I am trying to extract something with the regex:

Pattern logEntry = Pattern.compile("digraph Checker \\{(.*)\\}");

for the block of text:

{ /*uninterested in this*/ 
"
digraph Checker 
{ 
/*bunch of stuff*/
{
/*bunch of stuff*/
}
{
/*bunch of stuff*/
}
{
/*bunch of stuff*/
}
/*bunch of stuff*/
} //first most curly brace ends, would want the regex to filter out till here, incl. the braces
"
}

and expect the output to be:

digraph Checker 
{ 
/*bunch of stuff*/
{
/*bunch of stuff*/
}
{
/*bunch of stuff*/
}
{
/*bunch of stuff*/
}
/*bunch of stuff*/
}

but can't seem to get rid of the last

"
}

Is there a way that I could extract this?

newbie
  • 41
  • 1
  • 5
  • 1
    In truth, Java regex engine doesn't do balanced text. So there is nothing you can do to solve this with regex. You could if it were dot-net or PCRE or Perl engines. –  Jul 15 '15 at 22:41

2 Answers2

2

You can use this regex:

Pattern logEntry = Pattern.compile("digraph Checker\\s+{((?:[^{]*{[^}]*})*[^}]*)}");

RegEx Demo

anubhava
  • 761,203
  • 64
  • 569
  • 643
  • 1
    This doesn't work. Its not balanced text, Java doesn't do that. –  Jul 15 '15 at 22:39
  • I will let OP decide that after looking at demo. in any case it is not a generic regex for matching balanced brackets just specific to OP's problem. – anubhava Jul 16 '15 at 06:02
  • It wouldn't be so bad if it weren't so grotesquely wrong. It matches `{{{{{{{{{{{{{{{{{{{{{{{{{{{{{{}}` and `{{}}}}}}}}}}}}}}}}}}}}}}}}{{{{{}}` –  Jul 16 '15 at 16:49
1

@anubhava showed you a clever (but complicated) regex specifically adapted to your example. But as said by @sln, regexes are not well suited for balanced elements. That's the reason why specific libraries were developed to process XML (which make extensive use of balanced elements) such as JSoup.
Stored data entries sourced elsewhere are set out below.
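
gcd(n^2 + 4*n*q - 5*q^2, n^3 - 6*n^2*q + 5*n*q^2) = -n + q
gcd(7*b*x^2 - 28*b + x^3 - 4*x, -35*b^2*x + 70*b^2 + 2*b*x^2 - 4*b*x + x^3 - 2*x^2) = 7*b*x - 14*b + x^2 - 2*x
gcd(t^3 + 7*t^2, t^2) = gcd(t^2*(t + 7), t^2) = t^2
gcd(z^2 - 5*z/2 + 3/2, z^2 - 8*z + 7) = z - 1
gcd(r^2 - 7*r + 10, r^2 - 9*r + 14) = r - 2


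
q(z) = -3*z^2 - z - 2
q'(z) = -6*z - 1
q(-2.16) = -13.84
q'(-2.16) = 11.96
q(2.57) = -24.38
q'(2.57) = -16.42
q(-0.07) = -1.94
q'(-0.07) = -0.58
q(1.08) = -6.58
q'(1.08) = -7.48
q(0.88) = -5.20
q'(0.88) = -6.28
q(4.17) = -58.34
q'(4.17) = -26.02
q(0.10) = -2.13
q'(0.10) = -1.60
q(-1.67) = -8.70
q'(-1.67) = 9.02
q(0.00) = -2.00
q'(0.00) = -1.00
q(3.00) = -32.00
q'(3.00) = -19.00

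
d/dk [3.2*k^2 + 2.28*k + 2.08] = 6.4*k + 2.28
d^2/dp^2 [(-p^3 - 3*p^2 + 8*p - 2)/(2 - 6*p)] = 3*(3*p^3 - 3*p^2 + p - 1)/(27*p^3 - 27*p^2 + 9*p - 1)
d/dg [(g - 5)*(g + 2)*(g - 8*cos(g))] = (g - 5)*(g + 2)*(8*sin(g) + 1) + (g - 5)*(g - 8*cos(g)) + (g + 2)*(g - 8*cos(g))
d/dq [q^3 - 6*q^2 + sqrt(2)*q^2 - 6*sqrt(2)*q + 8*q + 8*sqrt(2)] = 3*q^2 - 12*q + 2*sqrt(2)*q - 6*sqrt(2) + 8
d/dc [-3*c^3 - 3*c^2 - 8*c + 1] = -9*c^2 - 6*c - 8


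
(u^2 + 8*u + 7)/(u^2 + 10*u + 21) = (u + 1)/(u + 3)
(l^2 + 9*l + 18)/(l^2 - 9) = (l + 6)/(l - 3)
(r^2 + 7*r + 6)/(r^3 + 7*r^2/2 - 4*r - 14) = 2*(r^2 + 7*r + 6)/(2*r^3 + 7*r^2 - 8*r - 28)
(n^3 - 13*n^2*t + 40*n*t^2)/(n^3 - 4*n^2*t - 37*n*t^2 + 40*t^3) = n*(-n + 5*t)/(-n^2 - 4*n*t + 5*t^2)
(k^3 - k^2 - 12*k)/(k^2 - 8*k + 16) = k*(k + 3)/(k - 4)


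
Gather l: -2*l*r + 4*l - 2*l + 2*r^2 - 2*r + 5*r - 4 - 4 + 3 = l*(2 - 2*r) + 2*r^2 + 3*r - 5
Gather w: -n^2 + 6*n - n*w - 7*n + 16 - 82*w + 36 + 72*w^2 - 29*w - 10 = -n^2 - n + 72*w^2 + w*(-n - 111) + 42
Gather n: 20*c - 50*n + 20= 20*c - 50*n + 20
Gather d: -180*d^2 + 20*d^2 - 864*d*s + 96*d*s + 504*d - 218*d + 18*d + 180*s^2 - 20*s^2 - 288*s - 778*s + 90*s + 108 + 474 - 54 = -160*d^2 + d*(304 - 768*s) + 160*s^2 - 976*s + 528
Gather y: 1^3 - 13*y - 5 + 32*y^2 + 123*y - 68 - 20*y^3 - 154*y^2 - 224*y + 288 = -20*y^3 - 122*y^2 - 114*y + 216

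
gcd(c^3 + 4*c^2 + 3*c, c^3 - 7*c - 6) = c + 1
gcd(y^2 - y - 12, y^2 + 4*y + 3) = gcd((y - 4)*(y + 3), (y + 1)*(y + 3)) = y + 3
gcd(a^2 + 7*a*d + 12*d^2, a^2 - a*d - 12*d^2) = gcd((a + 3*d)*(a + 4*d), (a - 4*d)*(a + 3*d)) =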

So even if it is not the expected answer, the rule here is do not even try to use java regexes to parse balanced elements : you could find ways that (seem to) work in some cases but will break in another slightly different one.
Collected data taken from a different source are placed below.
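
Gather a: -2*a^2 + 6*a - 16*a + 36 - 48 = -2*a^2 - 10*a - 12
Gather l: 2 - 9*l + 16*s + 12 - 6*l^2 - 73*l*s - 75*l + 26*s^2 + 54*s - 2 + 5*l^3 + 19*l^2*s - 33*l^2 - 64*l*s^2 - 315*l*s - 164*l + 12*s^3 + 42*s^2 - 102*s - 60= 5*l^3 + l^2*(19*s - 39) + l*(-64*s^2 - 388*s - 248) + 12*s^3 + 68*s^2 - 32*s - 48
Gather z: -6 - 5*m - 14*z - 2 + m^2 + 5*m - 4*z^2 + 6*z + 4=m^2 - 4*z^2 - 8*z - 4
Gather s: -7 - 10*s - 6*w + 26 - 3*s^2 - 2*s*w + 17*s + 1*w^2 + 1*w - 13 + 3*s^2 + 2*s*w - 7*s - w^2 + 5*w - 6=0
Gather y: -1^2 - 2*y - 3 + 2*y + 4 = 0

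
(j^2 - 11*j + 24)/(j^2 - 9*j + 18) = (j - 8)/(j - 6)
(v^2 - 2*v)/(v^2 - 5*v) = (v - 2)/(v - 5)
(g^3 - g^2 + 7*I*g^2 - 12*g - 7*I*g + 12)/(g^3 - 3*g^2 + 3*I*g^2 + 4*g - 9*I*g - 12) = (g^2 + g*(-1 + 3*I) - 3*I)/(g^2 - g*(3 + I) + 3*I)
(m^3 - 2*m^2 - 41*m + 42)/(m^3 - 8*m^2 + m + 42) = (m^2 + 5*m - 6)/(m^2 - m - 6)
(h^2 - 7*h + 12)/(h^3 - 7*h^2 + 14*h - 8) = (h - 3)/(h^2 - 3*h + 2)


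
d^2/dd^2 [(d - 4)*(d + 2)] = 2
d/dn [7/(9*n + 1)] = -63/(9*n + 1)^2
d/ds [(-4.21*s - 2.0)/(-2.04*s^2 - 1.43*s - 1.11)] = (-8.5884*s^2 - 8.16*s + 1.8131)/(4.1616*s^4 + 5.8344*s^3 + 6.5737*s^2 + 3.1746*s + 1.2321)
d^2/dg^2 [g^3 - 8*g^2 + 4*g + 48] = 6*g - 16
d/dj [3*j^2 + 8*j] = 6*j + 8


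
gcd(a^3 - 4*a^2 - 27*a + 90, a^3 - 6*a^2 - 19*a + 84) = a - 3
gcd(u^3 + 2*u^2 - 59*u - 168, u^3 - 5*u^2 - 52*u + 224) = u^2 - u - 56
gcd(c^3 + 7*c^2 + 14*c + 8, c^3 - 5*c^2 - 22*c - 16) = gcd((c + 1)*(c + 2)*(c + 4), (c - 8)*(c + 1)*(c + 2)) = c^2 + 3*c + 2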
The best you should to here is to build a dedicated parser. Or use one of the parser builders listed in Yacc equivalent for Java. According to that page, ANTLR should be the most popular Java tool for lexing/parsing. But if you are used to Lex/Yacc, you have also a look to JFlex and BYACC/J that do like that kind of parsing ...

Community
  • 1
  • 1
Serge Ballesta
  • 143,923
  • 11
  • 122
  • 252